The ICPA’s next step is more ambitious. It would permit a system of warrant reciprocity between the US and other countries willing to sign “law enforcement cooperation agreements” (Cooperation Agreements).

One type of Cooperation Agreement already exists. Mutual legal assistance treaties (MLATs) permit US law enforcement agencies to collect call records and other communications evidence from foreign countries through their channels of due process and let their law enforcement teams gather the same kinds of evidence from the US through US rules of due process. Unfortunately, the bureaucracy-laden MLATs are notoriously slow and unreliable.

A new and more effective type of Cooperation Agreement is now being negotiated between the US and Great Britain. Under the new approach, each nation’s warrant could be served under its own rules of due process, provided both sides observe a common baseline of due process standards. A foreign nation that respects civil rights would consequently enjoy streamlined investigative access to US-stored data, and US authorities would likewise gain easier access to the foreign nation’s data.

Implications for public safety

The Department of Justice supports the ICPA. Since the Microsoft/Ireland ruling, they say, US law enforcement has been blocked from solving crimes committed by US citizens in the US when the communications-related evidence of the crimes happens to be stored overseas. They regard the ICPA as a win-win because it would help both US law enforcement agencies and foreign authorities do their jobs.

Implications for privacy

At least one privacy group, the American Civil Liberties Union (ACLU), opposes the ICPA. The ACLU objects to the level of due process slated for Cooperation Agreements. Each Agreement would authorize a warrant for communications content based on a standard of “articulable and credible facts.” However, that standard is arguably not as high as the current US standard, known as “probable cause.” As a result, the ACLU claims, a foreign government such as the UK could access a communication between a UK person and a US person under the relatively low ICPA standard and then share that information with US law enforcement, thus circumventing the relatively high US standard.
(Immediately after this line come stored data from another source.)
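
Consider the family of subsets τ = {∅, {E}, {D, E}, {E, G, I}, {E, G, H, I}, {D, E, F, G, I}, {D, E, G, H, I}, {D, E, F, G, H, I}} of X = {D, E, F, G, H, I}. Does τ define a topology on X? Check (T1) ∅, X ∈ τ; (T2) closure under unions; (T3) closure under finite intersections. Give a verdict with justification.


τ is NOT a topology on X.

Axiom (T1): ∅ ∈ τ? Yes; X ∈ τ? Yes.
Axiom (T2/T3): check pairwise unions and intersections of members of τ.
Counterexample for (T2): {D, E} ∪ {E, G, I} = {D, E, G, I} ∉ τ. Therefore τ is NOT a topology.


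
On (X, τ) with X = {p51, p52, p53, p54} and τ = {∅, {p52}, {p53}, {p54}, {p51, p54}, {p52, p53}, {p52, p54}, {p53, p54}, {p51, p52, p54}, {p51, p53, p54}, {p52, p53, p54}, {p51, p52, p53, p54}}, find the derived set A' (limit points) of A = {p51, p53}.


A' = ∅

For each x ∈ X, list the open sets U ∈ τ with x ∈ U, then check whether U ∩ (A ∖ {x}) ≠ ∅ for every such U.
  x = p51: open {p51, p54} ∋ x has {p51, p54} ∩ (A ∖ {p51}) = ∅, so x is NOT a limit point.
  x = p52: open {p52} ∋ x has {p52} ∩ (A ∖ {p52}) = ∅, so x is NOT a limit point.
  x = p53: open {p53} ∋ x has {p53} ∩ (A ∖ {p53}) = ∅, so x is NOT a limit point.
  x = p54: open {p54} ∋ x has {p54} ∩ (A ∖ {p54}) = ∅, so x is NOT a limit point.
Collecting: A' = ∅.


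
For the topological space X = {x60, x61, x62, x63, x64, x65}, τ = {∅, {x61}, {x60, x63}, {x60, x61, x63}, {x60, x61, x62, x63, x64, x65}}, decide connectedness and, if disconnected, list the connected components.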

The ACLU also warns that the US may enter into Cooperation Agreements with the wrong countries. For example, the ACLU believes certain US allies, such as India and Brazil, have spotty records on civil rights.

Finally, the ACLU worries that CSPs may lack the incentive or expertise to make Cooperation Agreements work as intended. In particular, they fear CSPs may fail to ensure that a given foreign-originated warrant meets the due process standard of articulable and credible facts.

Implications for Industry

The current state of law puts the communications industry in a bind. If a multinational CSP is ordered by a judge in country ABC to retrieve data stored in country XYZ, it may violate the criminal procedure laws of ABC if it refuses to comply, and it may breach the privacy laws of XYZ if it does comply. An ICPA Cooperation Agreement would moot the legal conflict by holding the two countries to a common set of laws.

Such an Agreement would also discourage a nation from keeping its communication data in-country by adopting a “data localization” law. A data localization law forces a CSP serving country ABC to store all data pertaining to citizens of ABC in a data center located in ABC, where it will remain within ABC’s criminal jurisdiction. Such laws undercut the value of cloud computing, which thrives on remote data storage.

To avoid conflicts of law and the threat of data localization, many leading industry players have endorsed the ICPA.

Hope for reconciliation

It remains unclear if and when the ICPA will become law. However, the idea seems promising, provided the finished product can satisfy privacy concerns.

Many experts agree the existing legal arrangement for cross-border data requests is not sustainable. This view is reinforced by the split of opinion among US courts.

Meanwhile, a least two factors fuel the desire for legal reform. The world of international communications continues to grow. And so does the volume of international crime.